Here is a post by my staff writer Jordann. She submitted this post before I announced that my student loans are gone, so hopefully that will clear up any confusion below 🙂
Student loan debt is something pretty much everyone reading this blog can relate to. Most people who go to University will graduate with some form of debt, whether it's federal loans (like mine), bank loans, or a personal loan.
This makes for a sort of bitter-sweet graduation day, where you're excited to take on new opportunities and possibilities, but nervous about finally having to start paying all of those loans back.
The period after graduation from school, that used to be filled with starting new jobs, buying homes and getting married, is now what I like to refer to as the “Paying back student debt gap years”.
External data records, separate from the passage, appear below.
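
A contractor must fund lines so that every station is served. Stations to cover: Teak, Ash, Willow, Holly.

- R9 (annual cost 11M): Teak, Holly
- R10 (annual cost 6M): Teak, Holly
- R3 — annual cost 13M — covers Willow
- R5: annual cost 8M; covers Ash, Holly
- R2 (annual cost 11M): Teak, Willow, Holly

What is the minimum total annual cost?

The greedy cost-per-new-station heuristic would pick R10, R5, and R2 for 25, but a cheaper cover exists.
Choose R5 and R2: together they cover Teak, Ash, Willow, Holly — every station.
Total annual cost: 8 + 11 = 19.
No cover costs less than 19.

19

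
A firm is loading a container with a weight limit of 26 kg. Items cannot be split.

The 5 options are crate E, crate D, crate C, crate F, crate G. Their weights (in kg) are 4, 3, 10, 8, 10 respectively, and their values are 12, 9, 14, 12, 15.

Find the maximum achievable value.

Take crate E, crate D, crate F, and crate G: weight 4 + 3 + 8 + 10 = 25 ≤ 26, value 12 + 9 + 12 + 15 = 48.
No other feasible combination does better.

48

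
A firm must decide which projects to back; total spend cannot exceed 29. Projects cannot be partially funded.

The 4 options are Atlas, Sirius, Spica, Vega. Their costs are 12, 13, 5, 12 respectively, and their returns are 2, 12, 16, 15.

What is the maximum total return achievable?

Allowing fractional choices, the relaxed optimum would be about 42.1, but projects are indivisible.
Atlas + Spica + Vega: cost 12 + 5 + 12 = 29 ≤ 29, return 2 + 16 + 15 = 33.
Spica + Vega: cost 5 + 12 = 17 ≤ 29, return 16 + 15 = 31.
Best is Atlas, Spica, and Vega with total return 33.

33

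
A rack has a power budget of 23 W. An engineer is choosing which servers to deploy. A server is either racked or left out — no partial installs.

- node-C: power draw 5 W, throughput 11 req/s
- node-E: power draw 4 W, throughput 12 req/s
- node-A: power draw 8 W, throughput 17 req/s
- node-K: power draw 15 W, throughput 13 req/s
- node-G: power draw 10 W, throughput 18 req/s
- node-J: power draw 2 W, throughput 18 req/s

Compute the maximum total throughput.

Allowing fractional choices, the relaxed optimum would be about 65.2, but servers are indivisible.
node-C + node-E + node-G + node-J: power draw 5 + 4 + 10 + 2 = 21 ≤ 23, throughput 11 + 12 + 18 + 18 = 59.
node-C + node-E + node-A + node-J: power draw 5 + 4 + 8 + 2 = 19 ≤ 23, throughput 11 + 12 + 17 + 18 = 58.
Best is node-C, node-E, node-G, and node-J with total throughput 59.

59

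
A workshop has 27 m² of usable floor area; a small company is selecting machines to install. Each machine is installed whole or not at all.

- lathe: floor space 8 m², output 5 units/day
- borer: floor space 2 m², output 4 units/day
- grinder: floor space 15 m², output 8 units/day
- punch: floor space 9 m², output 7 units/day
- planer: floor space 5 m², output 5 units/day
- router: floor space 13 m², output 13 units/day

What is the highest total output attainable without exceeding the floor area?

This is an integer program with binary decision variables.
punch + planer + router: floor space 9 + 5 + 13 = 27 ≤ 27, output 7 + 5 + 13 = 25.
borer + punch + router: floor space 2 + 9 + 13 = 24 ≤ 27, output 4 + 7 + 13 = 24.
lathe + planer + router: floor space 8 + 5 + 13 = 26 ≤ 27, output 5 + 5 + 13 = 23.
Best is punch, planer, and router with total output 25.

25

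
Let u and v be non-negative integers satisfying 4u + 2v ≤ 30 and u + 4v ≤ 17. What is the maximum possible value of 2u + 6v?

The continuous relaxation peaks at (6.14, 2.71) with value 28.57; rounding to a feasible lattice point costs some objective.
(u,v)=(5,3): 4·5+2·3=26≤30, 1·5+4·3=17≤17, objective 28.
(u,v)=(4,3): 4·4+2·3=22≤30, 1·4+4·3=16≤17, objective 26.
(u,v)=(6,2): 4·6+2·2=28≤30, 1·6+4·2=14≤17, objective 24.
Maximum is 28 at (u,v)=(5,3).

28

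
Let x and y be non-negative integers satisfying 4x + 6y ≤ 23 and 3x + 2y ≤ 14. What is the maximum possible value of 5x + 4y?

The continuous relaxation peaks at (3.8, 1.3) with value 24.20; rounding to a feasible lattice point costs some objective.
(x,y)=(4,1): 4·4+6·1=22≤23, 3·4+2·1=14≤14, objective 24.
(x,y)=(4,0): 4·4+6·0=16≤23, 3·4+2·0=12≤14, objective 20.
(x,y)=(3,1): 4·3+6·1=18≤23, 3·3+2·1=11≤14, objective 19.
The best lattice point is (4,1), giving 24.

24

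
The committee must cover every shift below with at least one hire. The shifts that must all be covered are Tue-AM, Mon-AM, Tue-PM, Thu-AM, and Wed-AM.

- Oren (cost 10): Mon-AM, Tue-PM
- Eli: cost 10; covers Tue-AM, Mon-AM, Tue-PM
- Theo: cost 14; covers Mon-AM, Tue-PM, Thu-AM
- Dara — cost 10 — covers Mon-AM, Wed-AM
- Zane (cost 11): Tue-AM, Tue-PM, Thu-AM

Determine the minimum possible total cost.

This is an integer covering problem.
The greedy cost-per-new-shift heuristic would pick Eli, Dara, and Zane for 31, but a cheaper cover exists.
Choose Dara and Zane: together they cover Tue-AM, Mon-AM, Tue-PM, Thu-AM, Wed-AM — every shift.
Total cost: 10 + 11 = 21.
No cover costs less than 21.

21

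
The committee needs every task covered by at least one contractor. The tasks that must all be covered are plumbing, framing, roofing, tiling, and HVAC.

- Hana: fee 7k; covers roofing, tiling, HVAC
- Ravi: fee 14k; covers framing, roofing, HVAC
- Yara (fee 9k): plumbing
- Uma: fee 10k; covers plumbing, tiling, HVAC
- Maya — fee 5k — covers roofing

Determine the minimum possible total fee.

24

The greedy cost-per-new-task heuristic would pick Hana, Yara, and Ravi for 30, but a cheaper cover exists.
Choose Ravi and Uma: together they cover plumbing, framing, roofing, tiling, HVAC — every task.
Total fee: 14 + 10 = 24.
No cover costs less than 24.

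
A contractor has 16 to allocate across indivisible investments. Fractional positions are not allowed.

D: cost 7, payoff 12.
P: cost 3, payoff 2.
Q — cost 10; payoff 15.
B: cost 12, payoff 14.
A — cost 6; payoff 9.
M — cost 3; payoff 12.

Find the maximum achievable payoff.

D + A + M: cost 7 + 6 + 3 = 16 ≤ 16, payoff 12 + 9 + 12 = 33.
P + Q + M: cost 3 + 10 + 3 = 16 ≤ 16, payoff 2 + 15 + 12 = 29.
Best is D, A, and M with total payoff 33.

33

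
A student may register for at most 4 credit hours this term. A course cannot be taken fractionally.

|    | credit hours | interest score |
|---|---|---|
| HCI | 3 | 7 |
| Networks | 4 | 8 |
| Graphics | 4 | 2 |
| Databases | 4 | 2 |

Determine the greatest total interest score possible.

8

This is an integer program with binary decision variables.
Allowing fractional choices, the relaxed optimum would be about 9.0, but courses are indivisible.
HCI: credit hours 3 ≤ 4, interest score 7.
Graphics: credit hours 4 ≤ 4, interest score 2.
Networks: credit hours 4 ≤ 4, interest score 8.
Best is Networks with total interest score 8.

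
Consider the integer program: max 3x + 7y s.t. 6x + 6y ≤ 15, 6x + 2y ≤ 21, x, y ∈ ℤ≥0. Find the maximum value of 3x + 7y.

14

The continuous relaxation peaks at (0, 2.5) with value 17.50; rounding to a feasible lattice point costs some objective.
(x,y)=(0,2): 6·0+6·2=12≤15, 6·0+2·2=4≤21, objective 14.
(x,y)=(1,1): 6·1+6·1=12≤15, 6·1+2·1=8≤21, objective 10.
(x,y)=(0,1): 6·0+6·1=6≤15, 6·0+2·1=2≤21, objective 7.
No feasible integer point exceeds 14.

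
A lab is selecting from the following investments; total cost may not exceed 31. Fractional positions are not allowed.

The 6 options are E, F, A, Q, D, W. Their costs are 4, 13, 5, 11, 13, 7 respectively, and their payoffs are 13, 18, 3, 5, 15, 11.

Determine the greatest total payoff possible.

46

Allowing fractional choices, the relaxed optimum would be about 50.1, but investments are indivisible.
E + F + A + W: cost 4 + 13 + 5 + 7 = 29 ≤ 31, payoff 13 + 18 + 3 + 11 = 45.
E + F + D: cost 4 + 13 + 13 = 30 ≤ 31, payoff 13 + 18 + 15 = 46.
E + F + W: cost 4 + 13 + 7 = 24 ≤ 31, payoff 13 + 18 + 11 = 42.
Best is E, F, and D with total payoff 46.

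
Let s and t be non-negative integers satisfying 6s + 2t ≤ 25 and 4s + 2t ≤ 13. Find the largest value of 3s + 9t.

54

(s,t)=(0,6): 6·0+2·6=12≤25, 4·0+2·6=12≤13, objective 54.
(s,t)=(0,5): 6·0+2·5=10≤25, 4·0+2·5=10≤13, objective 45.
The best lattice point is (0,6), giving 54.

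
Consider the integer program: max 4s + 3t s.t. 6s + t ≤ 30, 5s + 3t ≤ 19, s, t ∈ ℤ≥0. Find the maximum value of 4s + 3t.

Relaxing integrality, the LP optimum is 19.00 at (s,t) = (0, 6.33), which is not an integer point.
(s,t)=(0,6): 6·0+1·6=6≤30, 5·0+3·6=18≤19, objective 18.
(s,t)=(0,5): 6·0+1·5=5≤30, 5·0+3·5=15≤19, objective 15.
The best lattice point is (0,6), giving 18.

18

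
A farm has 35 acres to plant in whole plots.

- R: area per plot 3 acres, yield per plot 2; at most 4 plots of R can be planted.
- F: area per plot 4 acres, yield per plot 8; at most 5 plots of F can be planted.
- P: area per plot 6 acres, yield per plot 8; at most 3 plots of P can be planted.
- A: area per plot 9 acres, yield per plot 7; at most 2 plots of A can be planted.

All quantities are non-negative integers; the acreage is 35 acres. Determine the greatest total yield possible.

58

F has the best ratio (8/4); taking only F gives at most 5×8 = 40 (stopped by the supply cap of 5).
Mixing does better — 1×R, 5×F, and 2×P: area 35 ≤ 35, yield 1·2 + 5·8 + 2·8 = 58.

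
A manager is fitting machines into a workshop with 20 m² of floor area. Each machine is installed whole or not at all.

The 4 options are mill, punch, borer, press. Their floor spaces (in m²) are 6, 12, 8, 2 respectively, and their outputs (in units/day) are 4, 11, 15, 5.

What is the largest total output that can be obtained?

26

This is an integer program with binary decision variables.
Allowing fractional choices, the relaxed optimum would be about 29.2, but machines are indivisible.
punch + borer: floor space 12 + 8 = 20 ≤ 20, output 11 + 15 = 26.
mill + borer + press: floor space 6 + 8 + 2 = 16 ≤ 20, output 4 + 15 + 5 = 24.
borer + press: floor space 8 + 2 = 10 ≤ 20, output 15 + 5 = 20.
Best is punch and borer with total output 26.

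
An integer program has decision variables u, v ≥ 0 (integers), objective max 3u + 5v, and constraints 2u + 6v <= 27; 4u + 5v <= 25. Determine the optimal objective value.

(u,v)=(1,4): 2·1+6·4=26≤27, 4·1+5·4=24≤25, objective 23.
(u,v)=(2,3): 2·2+6·3=22≤27, 4·2+5·3=23≤25, objective 21.
(u,v)=(0,4): 2·0+6·4=24≤27, 4·0+5·4=20≤25, objective 20.
The best lattice point is (1,4), giving 23.

23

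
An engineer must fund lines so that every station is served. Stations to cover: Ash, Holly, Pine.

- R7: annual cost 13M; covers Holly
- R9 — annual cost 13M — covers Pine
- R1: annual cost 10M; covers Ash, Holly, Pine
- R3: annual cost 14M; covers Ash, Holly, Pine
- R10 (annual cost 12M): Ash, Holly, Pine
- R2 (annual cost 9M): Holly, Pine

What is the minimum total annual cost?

10

R1 alone covers Ash, Holly, Pine — every station.
Total annual cost: 10.
No cover costs less than 10.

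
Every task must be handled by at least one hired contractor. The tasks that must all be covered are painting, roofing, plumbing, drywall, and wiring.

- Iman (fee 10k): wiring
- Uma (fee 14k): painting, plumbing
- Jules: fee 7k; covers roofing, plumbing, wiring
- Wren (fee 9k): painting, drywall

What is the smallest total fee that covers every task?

16

Choose Jules and Wren: together they cover painting, roofing, plumbing, drywall, wiring — every task.
Total fee: 7 + 9 = 16.
No cover costs less than 16.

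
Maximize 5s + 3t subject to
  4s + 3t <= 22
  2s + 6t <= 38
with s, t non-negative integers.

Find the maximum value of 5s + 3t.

26

The continuous relaxation peaks at (5.5, 0) with value 27.50; rounding to a feasible lattice point costs some objective.
(s,t)=(4,2): 4·4+3·2=22≤22, 2·4+6·2=20≤38, objective 26.
(s,t)=(5,0): 4·5+3·0=20≤22, 2·5+6·0=10≤38, objective 25.
(s,t)=(3,3): 4·3+3·3=21≤22, 2·3+6·3=24≤38, objective 24.
Maximum is 26 at (s,t)=(4,2).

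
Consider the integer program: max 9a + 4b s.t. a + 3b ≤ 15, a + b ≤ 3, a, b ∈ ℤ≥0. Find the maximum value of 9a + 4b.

(a,b)=(3,0): 1·3+3·0=3≤15, 1·3+1·0=3≤3, objective 27.
(a,b)=(2,1): 1·2+3·1=5≤15, 1·2+1·1=3≤3, objective 22.
(a,b)=(2,0): 1·2+3·0=2≤15, 1·2+1·0=2≤3, objective 18.
Maximum is 27 at (a,b)=(3,0).

27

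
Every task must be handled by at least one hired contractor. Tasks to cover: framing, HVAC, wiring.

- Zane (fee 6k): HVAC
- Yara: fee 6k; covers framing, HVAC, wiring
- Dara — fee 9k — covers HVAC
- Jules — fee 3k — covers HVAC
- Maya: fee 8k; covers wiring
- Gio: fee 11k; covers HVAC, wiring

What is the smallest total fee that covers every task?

6

Yara alone covers framing, HVAC, wiring — every task.
Total fee: 6.
No cover costs less than 6.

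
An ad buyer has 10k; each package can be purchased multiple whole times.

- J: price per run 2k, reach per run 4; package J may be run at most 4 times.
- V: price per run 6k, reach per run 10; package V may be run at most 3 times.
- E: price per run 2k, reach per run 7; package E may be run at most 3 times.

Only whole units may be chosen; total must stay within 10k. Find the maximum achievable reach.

29

3×J and 2×E: price 10 ≤ 10, reach 3·4 + 2·7 = 26.
2×J and 3×E: price 10 ≤ 10, reach 2·4 + 3·7 = 29.
Best is 29.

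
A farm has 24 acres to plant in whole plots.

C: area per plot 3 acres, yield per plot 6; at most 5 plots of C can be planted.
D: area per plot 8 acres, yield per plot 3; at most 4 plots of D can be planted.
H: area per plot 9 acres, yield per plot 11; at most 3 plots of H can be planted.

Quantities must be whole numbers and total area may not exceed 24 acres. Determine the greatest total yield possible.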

There's typically no home buying, and no family starting. How can there be? When student loan debt is weighing you down? Most people don't try and pay their loans off particularly quickly, instead they focus on making the minimum payments and figuring out their life. Not everyone though. Some people take those gap years and run with them.
Michelle is about to pay off her student loans once and for all, go Michelle! She finished up her MBA with a fairly significant student loan debt and has done an admirable job at attacking it.
I'm in the same boat. I graduated from university with the average amount of student loans, $26,720. I was nervous about paying them back, but once I got into a good groove, I managed to get rid of them in 17 months. Since we're both student debt free now, I'd like to go through some of the great perks of not having student loan debt.